Henry Munnion

Personal information
- Full name: Henry Munnion
- Born: 21 January 1849 Ardingly, Sussex, England
- Died: 24 June 1904 (aged 55) Ardingly, Sussex, England
- Batting: Right-handed
- Bowling: Left-arm medium

Domestic team information
- 1877–1880: Sussex

Career statistics
| Competition | First-class |
| Matches | 2 |
| Runs scored | 0 |
| Batting average | 0.00 |
| 100s/50s | –/– |
| Top score | 0 |
| Balls bowled | 87 |
| Wickets | 2 |
| Bowling average | 14.00 |
| 5 wickets in innings | – |
| 10 wickets in match | – |
| Best bowling | 2/15 |
| Catches/stumpings | 1/– |
- Source: Cricinfo, 16 December 2011

= Henry Munnion =

English cricketer

Henry Munnion (21 January 1849 - 24 June 1904) was an English cricketer. Munnion was a right-handed batsman who bowled left-arm medium pace. He was born at Ardingly, Sussex.

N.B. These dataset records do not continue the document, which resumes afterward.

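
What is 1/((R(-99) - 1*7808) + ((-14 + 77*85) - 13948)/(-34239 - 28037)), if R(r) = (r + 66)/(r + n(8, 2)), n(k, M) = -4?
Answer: -6414428/50081034765 ≈ -0.00012808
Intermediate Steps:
R(r) = (66 + r)/(-4 + r) (R(r) = (r + 66)/(r - 4) = (66 + r)/(-4 + r))
1/((R(-99) - 1*7808) + ((-14 + 77*85) - 13948)/(-34239 - 28037)) = 1/(((66 - 99)/(-4 - 99) - 1*7808) + ((-14 + 77*85) - 13948)/(-34239 - 28037)) = 1/((-33/(-103) - 7808) + ((-14 + 6545) - 13948)/(-62276)) = 1/((-1/103*(-33) - 7808) + (6531 - 13948)*(-1/62276)) = 1/((33/103 - 7808) - 7417*(-1/62276)) = 1/(-804191/103 + 7417/62276) = 1/(-50081034765/6414428) = -6414428/50081034765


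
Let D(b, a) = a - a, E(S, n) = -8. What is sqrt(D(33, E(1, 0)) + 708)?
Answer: 2*sqrt(177) ≈ 26.608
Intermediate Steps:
D(b, a) = 0
sqrt(D(33, E(1, 0)) + 708) = sqrt(0 + 708) = sqrt(708) = 2*sqrt(177)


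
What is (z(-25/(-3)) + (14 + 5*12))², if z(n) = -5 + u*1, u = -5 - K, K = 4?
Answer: 3600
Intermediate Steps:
u = -9 (u = -5 - 1*4 = -5 - 4 = -9)
z(n) = -14 (z(n) = -5 - 9*1 = -5 - 9 = -14)
(z(-25/(-3)) + (14 + 5*12))² = (-14 + (14 + 5*12))² = (-14 + (14 + 60))² = (-14 + 74)² = 60² = 3600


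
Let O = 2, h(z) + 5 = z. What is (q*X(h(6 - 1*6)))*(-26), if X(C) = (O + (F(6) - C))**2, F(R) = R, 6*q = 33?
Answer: -24167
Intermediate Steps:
q = 11/2 (q = (1/6)*33 = 11/2 ≈ 5.5000)
h(z) = -5 + z
X(C) = (8 - C)**2 (X(C) = (2 + (6 - C))**2 = (8 - C)**2)
(q*X(h(6 - 1*6)))*(-26) = (11*(8 - (-5 + (6 - 1*6)))**2/2)*(-26) = (11*(8 - (-5 + (6 - 6)))**2/2)*(-26) = (11*(8 - (-5 + 0))**2/2)*(-26) = (11*(8 - 1*(-5))**2/2)*(-26) = (11*(8 + 5)**2/2)*(-26) = ((11/2)*13**2)*(-26) = ((11/2)*169)*(-26) = (1859/2)*(-26) = -24167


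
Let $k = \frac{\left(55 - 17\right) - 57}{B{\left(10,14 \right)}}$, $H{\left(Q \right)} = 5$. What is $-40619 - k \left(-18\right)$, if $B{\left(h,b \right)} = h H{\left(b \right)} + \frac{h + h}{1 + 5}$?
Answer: $- \frac{3250033}{80} \approx -40625.0$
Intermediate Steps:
$B{\left(h,b \right)} = \frac{16 h}{3}$ ($B{\left(h,b \right)} = h 5 + \frac{h + h}{1 + 5} = 5 h + \frac{2 h}{6} = 5 h + 2 h \frac{1}{6} = 5 h + \frac{h}{3} = \frac{16 h}{3}$)
$k = - \frac{57}{160}$ ($k = \frac{\left(55 - 17\right) - 57}{\frac{16}{3} \cdot 10} = \frac{38 - 57}{\frac{160}{3}} = \left(-19\right) \frac{3}{160} = - \frac{57}{160} \approx -0.35625$)
$-40619 - k \left(-18\right) = -40619 - \left(- \frac{57}{160}\right) \left(-18\right) = -40619 - \frac{513}{80} = - \frac{3250033}{80}$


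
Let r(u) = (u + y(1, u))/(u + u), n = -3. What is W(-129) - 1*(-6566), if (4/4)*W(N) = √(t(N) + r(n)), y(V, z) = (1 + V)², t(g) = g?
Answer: 6566 + 5*I*√186/6 ≈ 6566.0 + 11.365*I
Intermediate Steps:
r(u) = (4 + u)/(2*u) (r(u) = (u + (1 + 1)²)/(u + u) = (u + 2²)/((2*u)) = (u + 4)*(1/(2*u)) = (4 + u)*(1/(2*u)) = (4 + u)/(2*u))
W(N) = √(-⅙ + N) (W(N) = √(N + (½)*(4 - 3)/(-3)) = √(N + (½)*(-⅓)*1) = √(N - ⅙) = √(-⅙ + N))
W(-129) - 1*(-6566) = √(-6 + 36*(-129))/6 - 1*(-6566) = √(-6 - 4644)/6 + 6566 = √(-4650)/6 + 6566 = (5*I*√186)/6 + 6566 = 5*I*√186/6 + 6566 = 6566 + 5*I*√186/6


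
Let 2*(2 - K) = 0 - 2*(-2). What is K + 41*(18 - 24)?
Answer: -246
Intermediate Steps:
K = 0 (K = 2 - (0 - 2*(-2))/2 = 2 - (0 + 4)/2 = 2 - 1/2*4 = 2 - 2 = 0)
K + 41*(18 - 24) = 0 + 41*(18 - 24) = 0 + 41*(-6) = 0 - 246 = -246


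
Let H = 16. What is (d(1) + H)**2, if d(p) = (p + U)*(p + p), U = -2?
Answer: 196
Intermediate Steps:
d(p) = 2*p*(-2 + p) (d(p) = (p - 2)*(p + p) = (-2 + p)*(2*p) = 2*p*(-2 + p))
(d(1) + H)**2 = (2*1*(-2 + 1) + 16)**2 = (2*1*(-1) + 16)**2 = (-2 + 16)**2 = 14**2 = 196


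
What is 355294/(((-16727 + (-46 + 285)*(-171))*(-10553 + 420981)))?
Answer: -177647/11819505544 ≈ -1.5030e-5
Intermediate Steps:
355294/(((-16727 + (-46 + 285)*(-171))*(-10553 + 420981))) = 355294/(((-16727 + 239*(-171))*410428)) = 355294/(((-16727 - 40869)*410428)) = 355294/((-57596*410428)) = 355294/(-23639011088) = 355294*(-1/23639011088) = -177647/11819505544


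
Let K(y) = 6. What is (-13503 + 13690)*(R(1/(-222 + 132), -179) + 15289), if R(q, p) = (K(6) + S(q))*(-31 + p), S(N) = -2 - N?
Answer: 8104580/3 ≈ 2.7015e+6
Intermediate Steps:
R(q, p) = (-31 + p)*(4 - q) (R(q, p) = (6 + (-2 - q))*(-31 + p) = (4 - q)*(-31 + p) = (-31 + p)*(4 - q))
(-13503 + 13690)*(R(1/(-222 + 132), -179) + 15289) = (-13503 + 13690)*((-124 + 4*(-179) + 31/(-222 + 132) - 1*(-179)/(-222 + 132)) + 15289) = 187*((-124 - 716 + 31/(-90) - 1*(-179)/(-90)) + 15289) = 187*((-124 - 716 + 31*(-1/90) - 1*(-179)*(-1/90)) + 15289) = 187*((-124 - 716 - 31/90 - 179/90) + 15289) = 187*(-2527/3 + 15289) = 187*(43340/3) = 8104580/3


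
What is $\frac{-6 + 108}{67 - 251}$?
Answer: $- \frac{51}{92} \approx -0.55435$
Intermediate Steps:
$\frac{-6 + 108}{67 - 251} = \frac{102}{-184} = 102 \left(- \frac{1}{184}\right) = - \frac{51}{92}$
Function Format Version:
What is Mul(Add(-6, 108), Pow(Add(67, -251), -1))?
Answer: Rational(-51, 92) ≈ -0.55435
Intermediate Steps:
Mul(Add(-6, 108), Pow(Add(67, -251), -1)) = Mul(102, Pow(-184, -1)) = Mul(102, Rational(-1, 184)) = Rational(-51, 92)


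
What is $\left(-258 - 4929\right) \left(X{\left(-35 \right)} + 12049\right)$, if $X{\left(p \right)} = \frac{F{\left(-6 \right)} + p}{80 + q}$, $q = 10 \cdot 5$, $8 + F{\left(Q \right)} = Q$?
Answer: $- \frac{624962079}{10} \approx -6.2496 \cdot 10^{7}$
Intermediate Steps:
$F{\left(Q \right)} = -8 + Q$
$q = 50$
$X{\left(p \right)} = - \frac{7}{65} + \frac{p}{130}$ ($X{\left(p \right)} = \frac{\left(-8 - 6\right) + p}{80 + 50} = \frac{-14 + p}{130} = \left(-14 + p\right) \frac{1}{130} = - \frac{7}{65} + \frac{p}{130}$)
$\left(-258 - 4929\right) \left(X{\left(-35 \right)} + 12049\right) = \left(-258 - 4929\right) \left(\left(- \frac{7}{65} + \frac{1}{130} \left(-35\right)\right) + 12049\right) = - 5187 \left(\left(- \frac{7}{65} - \frac{7}{26}\right) + 12049\right) = - 5187 \left(- \frac{49}{130} + 12049\right) = \left(-5187\right) \frac{1566321}{130} = - \frac{624962079}{10}$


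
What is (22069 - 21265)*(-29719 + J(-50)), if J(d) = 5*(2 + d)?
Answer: -24087036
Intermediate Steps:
J(d) = 10 + 5*d
(22069 - 21265)*(-29719 + J(-50)) = (22069 - 21265)*(-29719 + (10 + 5*(-50))) = 804*(-29719 + (10 - 250)) = 804*(-29719 - 240) = 804*(-29959) = -24087036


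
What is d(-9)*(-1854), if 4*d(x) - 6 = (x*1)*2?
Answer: 5562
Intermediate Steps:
d(x) = 3/2 + x/2 (d(x) = 3/2 + ((x*1)*2)/4 = 3/2 + (x*2)/4 = 3/2 + (2*x)/4 = 3/2 + x/2)
d(-9)*(-1854) = (3/2 + (½)*(-9))*(-1854) = (3/2 - 9/2)*(-1854) = -3*(-1854) = 5562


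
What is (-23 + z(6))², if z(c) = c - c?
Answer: 529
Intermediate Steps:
z(c) = 0
(-23 + z(6))² = (-23 + 0)² = (-23)² = 529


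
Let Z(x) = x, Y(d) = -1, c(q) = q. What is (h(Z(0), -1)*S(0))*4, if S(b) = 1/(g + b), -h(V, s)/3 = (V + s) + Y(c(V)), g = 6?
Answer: 4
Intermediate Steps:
h(V, s) = 3 - 3*V - 3*s (h(V, s) = -3*((V + s) - 1) = -3*(-1 + V + s) = 3 - 3*V - 3*s)
S(b) = 1/(6 + b)
(h(Z(0), -1)*S(0))*4 = ((3 - 3*0 - 3*(-1))/(6 + 0))*4 = ((3 + 0 + 3)/6)*4 = (6*(1/6))*4 = 1*4 = 4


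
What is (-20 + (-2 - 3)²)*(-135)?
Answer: -675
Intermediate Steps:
(-20 + (-2 - 3)²)*(-135) = (-20 + (-5)²)*(-135) = (-20 + 25)*(-135) = 5*(-135) = -675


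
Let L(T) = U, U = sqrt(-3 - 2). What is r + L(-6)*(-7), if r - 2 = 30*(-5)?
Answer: -148 - 7*I*sqrt(5) ≈ -148.0 - 15.652*I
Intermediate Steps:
r = -148 (r = 2 + 30*(-5) = 2 - 150 = -148)
U = I*sqrt(5) (U = sqrt(-5) = I*sqrt(5) ≈ 2.2361*I)
L(T) = I*sqrt(5)
r + L(-6)*(-7) = -148 + (I*sqrt(5))*(-7) = -148 - 7*I*sqrt(5)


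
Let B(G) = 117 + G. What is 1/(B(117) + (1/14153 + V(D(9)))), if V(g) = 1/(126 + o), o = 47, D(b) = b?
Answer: 2448469/572956072 ≈ 0.0042734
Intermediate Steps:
V(g) = 1/173 (V(g) = 1/(126 + 47) = 1/173)
1/(B(117) + (1/14153 + V(D(9)))) = 1/((117 + 117) + (1/14153 + 1/173)) = 1/(234 + (1/14153 + 1/173)) = 1/(234 + 14326/2448469) = 1/(572956072/2448469) = 2448469/572956072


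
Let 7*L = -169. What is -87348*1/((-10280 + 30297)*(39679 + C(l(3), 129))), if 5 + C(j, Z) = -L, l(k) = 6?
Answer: -203812/1854154693 ≈ -0.00010992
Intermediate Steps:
L = -169/7 (L = (1/7)*(-169) = -169/7 ≈ -24.143)
C(j, Z) = 134/7 (C(j, Z) = -5 - 1*(-169/7) = -5 + 169/7 = 134/7)
-87348*1/((-10280 + 30297)*(39679 + C(l(3), 129))) = -87348*1/((-10280 + 30297)*(39679 + 134/7)) = -87348/(20017*(277887/7)) = -87348/5562464079/7 = -87348*7/5562464079 = -203812/1854154693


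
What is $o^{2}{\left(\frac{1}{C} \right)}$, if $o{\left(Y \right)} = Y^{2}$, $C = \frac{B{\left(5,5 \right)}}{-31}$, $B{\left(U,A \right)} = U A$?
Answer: $\frac{923521}{390625} \approx 2.3642$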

Munnion made two first-class appearances for Sussex, one in 1877 against Gloucestershire at Clifton College Close Ground and another in 1880 against the touring Australians at the County Ground, Hove. Against Gloucestershire, Munnion was dismissed for a duck in Sussex's first-innings by W.G. Grace, with the same outcome in Sussex's second-innings. Gloucestershire won the match by 8 wickets. Against the Australians, he was dismissed for a duck in Sussex's first-innings by George Palmer, while in the Australians first-innings he took the wickets of Affie Jarvis and Palmer, finishing with figures of 2/15 from 17.3 overs. In Sussex's second-innings, Munnion wasn't required to bat, with the match ending in a draw.

He died at the village of his birth on 24 June 1904.